Overall, and excuse for going out of the main topic of this discussion (maybe I should post a new one), I would like to understand If this is something common generally, or maybe something went wrong from my side when setting up everything. Is there a way to check that? Some key point that I should look for? I am new to Snowplow, so what do you suggest in order to start unfolding the problems?

Thank you in advance and I am looking forward for your suggestions!


#4

All the IPs that you’ve posted are Google owned (and look like Google proxies) so I suspect you’ve run into a behaviour where there is a shared cookie between multiple Google IP addresses that are being used as a proxy. I’d be curious to see if you look at the raw data whether you are getting an X-Forwarded-For header which may contain the actual client IP address versus that of the proxy.
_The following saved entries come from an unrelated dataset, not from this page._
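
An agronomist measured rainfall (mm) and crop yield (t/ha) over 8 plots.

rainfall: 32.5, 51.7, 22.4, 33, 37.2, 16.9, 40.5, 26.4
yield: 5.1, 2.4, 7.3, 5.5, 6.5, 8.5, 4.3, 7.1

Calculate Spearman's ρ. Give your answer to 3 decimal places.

-0.905

Rank rainfall: 4, 8, 2, 5, 6, 1, 7, 3
Rank yield: 3, 1, 7, 4, 5, 8, 2, 6
d = rank(rainfall) − rank(yield): 1, 7, -5, 1, 1, -7, 5, -3; Σd² = 160
ρ = 1 − 6Σd² / [n(n²−1)] = 1 − 6×160 / (8×63) = 1 − 960/504 ≈ -0.905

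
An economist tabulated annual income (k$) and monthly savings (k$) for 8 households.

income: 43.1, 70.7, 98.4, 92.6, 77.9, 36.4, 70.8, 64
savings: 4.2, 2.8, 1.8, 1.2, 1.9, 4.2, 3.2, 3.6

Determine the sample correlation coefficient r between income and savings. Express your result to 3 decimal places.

-0.933

n = 8, Σx = 553.9, Σy = 22.9, Σx² = 41615.43, Σy² = 74.61, Σxy = 1425.07
nΣxy − ΣxΣy = 11400.56 − 12684.31 = -1283.75
nΣx² − (Σx)² = 332923.44 − 306805.21 = 26118.23; nΣy² − (Σy)² = 596.88 − 524.41 = 72.47
r = -1283.75 / √(26118.23 × 72.47) = -1283.75 / 1375.7864 ≈ -0.933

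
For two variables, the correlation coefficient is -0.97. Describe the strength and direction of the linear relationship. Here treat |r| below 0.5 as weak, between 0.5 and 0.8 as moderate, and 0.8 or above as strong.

r = -0.97 < 0 so the relationship is negative.
|r| = 0.97, which falls in the strong range.

strong negative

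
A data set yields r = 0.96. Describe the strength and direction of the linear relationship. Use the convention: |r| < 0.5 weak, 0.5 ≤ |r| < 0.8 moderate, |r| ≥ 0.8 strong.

strong positive

r = 0.96 > 0 so the relationship is positive.
|r| = 0.96, which falls in the strong range.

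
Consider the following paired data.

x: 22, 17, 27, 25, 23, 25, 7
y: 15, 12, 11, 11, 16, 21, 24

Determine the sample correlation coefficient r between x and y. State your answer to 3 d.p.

-0.605

n = 7, Σx = 146, Σy = 110, Σx² = 3330, Σy² = 1884, Σxy = 2167
nΣxy − ΣxΣy = 15169 − 16060 = -891
nΣx² − (Σx)² = 23310 − 21316 = 1994; nΣy² − (Σy)² = 13188 − 12100 = 1088
r = -891 / √(1994 × 1088) = -891 / 1472.9128 ≈ -0.605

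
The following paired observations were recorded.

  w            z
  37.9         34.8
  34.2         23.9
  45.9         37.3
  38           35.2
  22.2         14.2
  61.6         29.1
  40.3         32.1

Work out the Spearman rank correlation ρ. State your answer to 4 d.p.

0.5357

Rank w: 3, 2, 6, 4, 1, 7, 5
Rank z: 5, 2, 7, 6, 1, 3, 4
d = rank(w) − rank(z): -2, 0, -1, -2, 0, 4, 1; Σd² = 26
ρ = 1 − 6Σd² / [n(n²−1)] = 1 − 6×26 / (7×48) = 1 − 156/336 ≈ 0.5357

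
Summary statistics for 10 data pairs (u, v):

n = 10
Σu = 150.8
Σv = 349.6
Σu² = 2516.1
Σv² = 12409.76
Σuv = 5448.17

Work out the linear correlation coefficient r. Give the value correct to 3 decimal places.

r = (nΣuv − ΣuΣv) / √[(nΣu² − (Σu)²)(nΣv² − (Σv)²)]
Numerator: 10×5448.17 − 150.8×349.6 = 1762.02
Denominator: √[(25161 − 22740.64)(124097.6 − 122220.16)] = √[2420.36 × 1877.44] = 2131.6849
r = 1762.02 / 2131.6849 ≈ 0.827

0.827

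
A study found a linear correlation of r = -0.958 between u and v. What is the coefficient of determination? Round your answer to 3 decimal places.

0.918

r² = (-0.958)² = 0.918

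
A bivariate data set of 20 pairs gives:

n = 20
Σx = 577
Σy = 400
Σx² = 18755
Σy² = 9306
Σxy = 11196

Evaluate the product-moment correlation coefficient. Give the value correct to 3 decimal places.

-0.207

r = (nΣxy − ΣxΣy) / √[(nΣx² − (Σx)²)(nΣy² − (Σy)²)]
Numerator: 20×11196 − 577×400 = -6880
Denominator: √[(375100 − 332929)(186120 − 160000)] = √[42171 × 26120] = 33188.9518
r = -6880 / 33188.9518 ≈ -0.207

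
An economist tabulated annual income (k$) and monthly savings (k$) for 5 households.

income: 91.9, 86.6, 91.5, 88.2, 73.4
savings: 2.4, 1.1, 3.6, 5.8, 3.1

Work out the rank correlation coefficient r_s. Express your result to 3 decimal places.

Rank income: 5, 2, 4, 3, 1
Rank savings: 2, 1, 4, 5, 3
d = rank(income) − rank(savings): 3, 1, 0, -2, -2; Σd² = 18
ρ = 1 − 6Σd² / [n(n²−1)] = 1 − 6×18 / (5×24) = 1 − 108/120 ≈ 0.100

0.100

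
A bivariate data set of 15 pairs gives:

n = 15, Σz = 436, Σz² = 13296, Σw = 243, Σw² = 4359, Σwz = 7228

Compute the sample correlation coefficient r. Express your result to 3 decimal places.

0.321

r = (nΣwz − ΣwΣz) / √[(nΣw² − (Σw)²)(nΣz² − (Σz)²)]
Numerator: 15×7228 − 243×436 = 2472
Denominator: √[(65385 − 59049)(199440 − 190096)] = √[6336 × 9344] = 7694.3865
r = 2472 / 7694.3865 ≈ 0.321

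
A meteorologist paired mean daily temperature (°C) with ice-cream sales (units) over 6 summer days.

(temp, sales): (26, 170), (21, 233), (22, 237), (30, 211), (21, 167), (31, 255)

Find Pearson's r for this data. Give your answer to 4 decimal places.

0.2792

n = 6, Σx = 151, Σy = 1273, Σx² = 3903, Σy² = 276793, Σxy = 32269
nΣxy − ΣxΣy = 193614 − 192223 = 1391
nΣx² − (Σx)² = 23418 − 22801 = 617; nΣy² − (Σy)² = 1660758 − 1620529 = 40229
r = 1391 / √(617 × 40229) = 1391 / 4982.0972 ≈ 0.2792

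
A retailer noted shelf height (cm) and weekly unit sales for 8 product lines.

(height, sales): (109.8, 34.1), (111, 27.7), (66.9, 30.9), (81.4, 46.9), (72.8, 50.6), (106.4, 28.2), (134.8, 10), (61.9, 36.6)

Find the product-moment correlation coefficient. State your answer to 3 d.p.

-0.735

n = 8, Σx = 745, Σy = 265, Σx² = 74102.06, Σy² = 9879.68, Σxy = 23001.45
nΣxy − ΣxΣy = 184011.6 − 197425 = -13413.4
nΣx² − (Σx)² = 592816.48 − 555025 = 37791.48; nΣy² − (Σy)² = 79037.44 − 70225 = 8812.44
r = -13413.4 / √(37791.48 × 8812.44) = -13413.4 / 18249.2507 ≈ -0.735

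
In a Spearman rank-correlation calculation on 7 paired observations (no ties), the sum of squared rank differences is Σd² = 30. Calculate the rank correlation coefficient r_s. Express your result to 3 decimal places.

ρ = 1 − 6Σd² / [n(n²−1)] = 1 − 6×30 / (7×48)
  = 1 − 180/336 = 1 − 0.5357 ≈ 0.464

0.464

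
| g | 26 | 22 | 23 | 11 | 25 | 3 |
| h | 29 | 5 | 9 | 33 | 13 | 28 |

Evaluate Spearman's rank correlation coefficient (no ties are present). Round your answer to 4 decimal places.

-0.0857

Rank g: 6, 3, 4, 2, 5, 1
Rank h: 5, 1, 2, 6, 3, 4
d = rank(g) − rank(h): 1, 2, 2, -4, 2, -3; Σd² = 38
ρ = 1 − 6Σd² / [n(n²−1)] = 1 − 6×38 / (6×35) = 1 − 228/210 ≈ -0.0857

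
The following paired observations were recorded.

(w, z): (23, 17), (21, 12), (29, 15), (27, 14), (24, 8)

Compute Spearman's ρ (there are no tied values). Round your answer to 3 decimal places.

Rank w: 2, 1, 5, 4, 3
Rank z: 5, 2, 4, 3, 1
d = rank(w) − rank(z): -3, -1, 1, 1, 2; Σd² = 16
ρ = 1 − 6Σd² / [n(n²−1)] = 1 − 6×16 / (5×24) = 1 − 96/120 ≈ 0.200

0.200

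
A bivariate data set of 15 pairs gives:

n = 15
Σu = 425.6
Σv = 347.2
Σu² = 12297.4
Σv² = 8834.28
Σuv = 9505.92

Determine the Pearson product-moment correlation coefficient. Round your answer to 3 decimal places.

-0.821

r = (nΣuv − ΣuΣv) / √[(nΣu² − (Σu)²)(nΣv² − (Σv)²)]
Numerator: 15×9505.92 − 425.6×347.2 = -5179.52
Denominator: √[(184461 − 181135.36)(132514.2 − 120547.84)] = √[3325.64 × 11966.36] = 6308.3917
r = -5179.52 / 6308.3917 ≈ -0.821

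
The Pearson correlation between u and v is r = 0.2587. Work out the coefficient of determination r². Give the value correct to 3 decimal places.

0.067

r² = (0.2587)² = 0.067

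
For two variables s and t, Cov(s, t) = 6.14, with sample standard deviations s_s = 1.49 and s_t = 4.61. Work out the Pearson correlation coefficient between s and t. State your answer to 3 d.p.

r = Cov(s,t) / (s_s · s_t) = 6.14 / (1.49 × 4.61)
  = 6.14 / 6.8689 ≈ 0.894

0.894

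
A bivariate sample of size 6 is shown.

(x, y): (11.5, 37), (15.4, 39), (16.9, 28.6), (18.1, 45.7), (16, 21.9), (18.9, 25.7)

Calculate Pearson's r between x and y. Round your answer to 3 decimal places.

n = 6, Σx = 96.8, Σy = 197.9, Σx² = 1595.84, Σy² = 6936.55, Σxy = 3172.74
nΣxy − ΣxΣy = 19036.44 − 19156.72 = -120.28
nΣx² − (Σx)² = 9575.04 − 9370.24 = 204.8; nΣy² − (Σy)² = 41619.3 − 39164.41 = 2454.89
r = -120.28 / √(204.8 × 2454.89) = -120.28 / 709.0567 ≈ -0.170

-0.170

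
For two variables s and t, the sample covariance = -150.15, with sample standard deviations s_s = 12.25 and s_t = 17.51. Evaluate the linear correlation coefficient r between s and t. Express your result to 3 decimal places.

-0.700

r = Cov(s,t) / (s_s · s_t) = -150.15 / (12.25 × 17.51)
  = -150.15 / 214.4975 ≈ -0.700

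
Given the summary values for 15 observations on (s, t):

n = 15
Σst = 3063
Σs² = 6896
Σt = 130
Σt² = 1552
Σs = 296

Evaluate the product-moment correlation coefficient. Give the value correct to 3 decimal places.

0.743

r = (nΣst − ΣsΣt) / √[(nΣs² − (Σs)²)(nΣt² − (Σt)²)]
Numerator: 15×3063 − 296×130 = 7465
Denominator: √[(103440 − 87616)(23280 − 16900)] = √[15824 × 6380] = 10047.7420
r = 7465 / 10047.7420 ≈ 0.743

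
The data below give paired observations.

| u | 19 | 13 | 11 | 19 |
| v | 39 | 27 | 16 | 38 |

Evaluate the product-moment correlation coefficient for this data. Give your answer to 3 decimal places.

0.973

n = 4, Σu = 62, Σv = 120, Σu² = 1012, Σv² = 3950, Σuv = 1990
nΣuv − ΣuΣv = 7960 − 7440 = 520
nΣu² − (Σu)² = 4048 − 3844 = 204; nΣv² − (Σv)² = 15800 − 14400 = 1400
r = 520 / √(204 × 1400) = 520 / 534.4156 ≈ 0.973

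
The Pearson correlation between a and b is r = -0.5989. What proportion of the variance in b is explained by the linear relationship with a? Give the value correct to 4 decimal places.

r² = (-0.5989)² = 0.3587

0.3587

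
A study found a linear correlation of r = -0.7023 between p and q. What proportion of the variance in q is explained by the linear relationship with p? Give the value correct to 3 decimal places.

0.493

r² = (-0.7023)² = 0.493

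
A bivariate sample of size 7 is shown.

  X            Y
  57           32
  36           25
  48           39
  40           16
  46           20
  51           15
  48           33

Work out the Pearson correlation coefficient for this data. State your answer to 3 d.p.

n = 7, ΣX = 326, ΣY = 180, ΣX² = 15470, ΣY² = 5140, ΣXY = 8505
nΣXY − ΣXΣY = 59535 − 58680 = 855
nΣX² − (ΣX)² = 108290 − 106276 = 2014; nΣY² − (ΣY)² = 35980 − 32400 = 3580
r = 855 / √(2014 × 3580) = 855 / 2685.1667 ≈ 0.318

0.318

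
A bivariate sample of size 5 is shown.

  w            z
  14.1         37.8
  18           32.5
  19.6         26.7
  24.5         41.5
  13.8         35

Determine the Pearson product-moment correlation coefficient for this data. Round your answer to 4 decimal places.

0.1834

n = 5, Σw = 90, Σz = 173.5, Σw² = 1697.66, Σz² = 6145.23, Σwz = 3141.05
nΣwz − ΣwΣz = 15705.25 − 15615 = 90.25
nΣw² − (Σw)² = 8488.3 − 8100 = 388.3; nΣz² − (Σz)² = 30726.15 − 30102.25 = 623.9
r = 90.25 / √(388.3 × 623.9) = 90.25 / 492.1995 ≈ 0.1834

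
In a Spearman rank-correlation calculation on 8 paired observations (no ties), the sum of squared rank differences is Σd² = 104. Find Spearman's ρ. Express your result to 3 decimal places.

-0.238

ρ = 1 − 6Σd² / [n(n²−1)] = 1 − 6×104 / (8×63)
  = 1 − 624/504 = 1 − 1.2381 ≈ -0.238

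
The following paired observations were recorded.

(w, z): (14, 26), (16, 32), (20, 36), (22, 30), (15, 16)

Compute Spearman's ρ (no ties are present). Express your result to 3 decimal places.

Rank w: 1, 3, 4, 5, 2
Rank z: 2, 4, 5, 3, 1
d = rank(w) − rank(z): -1, -1, -1, 2, 1; Σd² = 8
ρ = 1 − 6Σd² / [n(n²−1)] = 1 − 6×8 / (5×24) = 1 − 48/120 ≈ 0.600

0.600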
Edit: The IpAddressExtractor should be extracting the client IP (in X-Forwarded-For) though there may something else in the headers to indicate it’s proxying a certain type of request.


#5

Hi @mike,

Thank you for your answer. Your idea sounds really interesting, however I am nor sure how can I check it. Would you like to explain a bit further?


#6

If you’re using the Scala stream collector:

  1. Have a look at the raw LZO files being sunk from the raw Kinesis stream into your configured S3 bucket
  2. Decode one of the files using lzop -d filename
  3. Either decode (or look at the raw bytes) at the collector payloads. There’s a field in the CollectorPayload Thrift Schema (350) that will contain a list of headers sent with the request.

#7

@mike,

I checked the ip headers (x-forwarded-for field) and it seems that for the specific user case I provided above, the header is also jumping a lot, so probably another proxy?

However in most of the user cases that I have this problem, the field ‘x-forwarded-for’ is equal to ‘-’, so basically I don’t have the header information…

Thank you for your suggestion though!